- Dando Location within Pakistan
- Coordinates: 24°58′25″N 68°45′49″E﻿ / ﻿24.97361°N 68.76361°E
- Country: Pakistan
- Province: Sindh
- District: Tando Muhammad Khan
- Taluka: Tando Ghulam Hyder

Population (2017)
- • Total: 3,943
- Time zone: UTC+5 (PST)

= Dando =

Dando is a town in Tando Muhammad Khan District, Sindh province, Pakistan.

== Geography ==

=== Location ===
Dando is around 14 km from Matli city and 66 km from the major city of Hyderabad. It is amidst canals fed by the River Indus.

=== Climate ===
The village experiences a temperate climate as is found in other areas of lower Sindh.

== Demography ==
The town has a population of around 4,543. Mostly people living here are Muslims with a significant Hindu minority. Ethnic communities including Khatti, Memon, Pathan, Punjabi and others live here in harmony. The languages spoken include, Urdu, Sindhi, Seraiki, and Gujrati.

== Administration ==
Dando consists of one union council. A single UC consists of 4 Dehs. Wards of Ringyoon, and Sajan Sawahi are part of UC-26 Dando.

== Landmarks and Points of Interest ==
Dando has some notable landmarks which represent its cultural and historical significance:
1. Historical mosque of BiBi Lal masjid.
2. Tomb of Sajan sawahi beside Dando is one of the most visited and venerated shrine in area.
3. It has one of the oldest railway station: Pal station.

== Economy ==
Infrastructure and facilities provided do not support large scale commercial activities or industrial establishments in the area and economy is mostly rural with agriculture being dominant source of income followed by making of traditional handicrafts.
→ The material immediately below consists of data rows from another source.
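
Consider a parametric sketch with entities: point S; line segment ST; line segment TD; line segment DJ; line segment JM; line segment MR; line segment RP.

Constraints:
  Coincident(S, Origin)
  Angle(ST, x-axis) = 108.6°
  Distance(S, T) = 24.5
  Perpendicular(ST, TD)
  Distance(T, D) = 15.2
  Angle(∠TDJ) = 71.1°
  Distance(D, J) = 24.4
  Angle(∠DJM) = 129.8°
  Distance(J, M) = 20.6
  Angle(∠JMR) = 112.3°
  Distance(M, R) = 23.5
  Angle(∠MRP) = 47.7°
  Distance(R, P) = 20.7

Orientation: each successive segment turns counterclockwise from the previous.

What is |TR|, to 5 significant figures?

31.031

S is at the origin; ST runs at 108.6° with length 24.5, so T = (-7.8145, 23.220). ST ⟂ TD, so TD runs at -161.40°; with |TD| = 15.2, D = (-22.221, 18.372). ∠TDJ = 71.1° gives DJ at -52.500° from the x-axis; with |DJ| = 24.4, J = (-7.3668, -0.98568). ∠DJM = 129.8° gives JM at -2.3000° from the x-axis; with |JM| = 20.6, M = (13.217, -1.8124). ∠JMR = 112.3° gives MR at 65.400° from the x-axis; with |MR| = 23.5, R = (22.999, 19.555). Then |TR| = |R − T| = 31.031.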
Cotton, rice paddy, tomato and sugarcane are key crops of Dando.
Gooni (new phuleli) provides water for irrigation and household use, hence is vital for the people of the area.

== Infrastructure and Amenities ==
The area lacks in basic facilities and amenities to support a vibrant population. People mostly rely on Government facilities for education and healthcare. Schools, colleges and medical facilities are inadequate to cater villagers needs and hence they have to travel to nearby towns and cities for basic amenities. Transportation is also not adequate making communication and travel difficult for residents.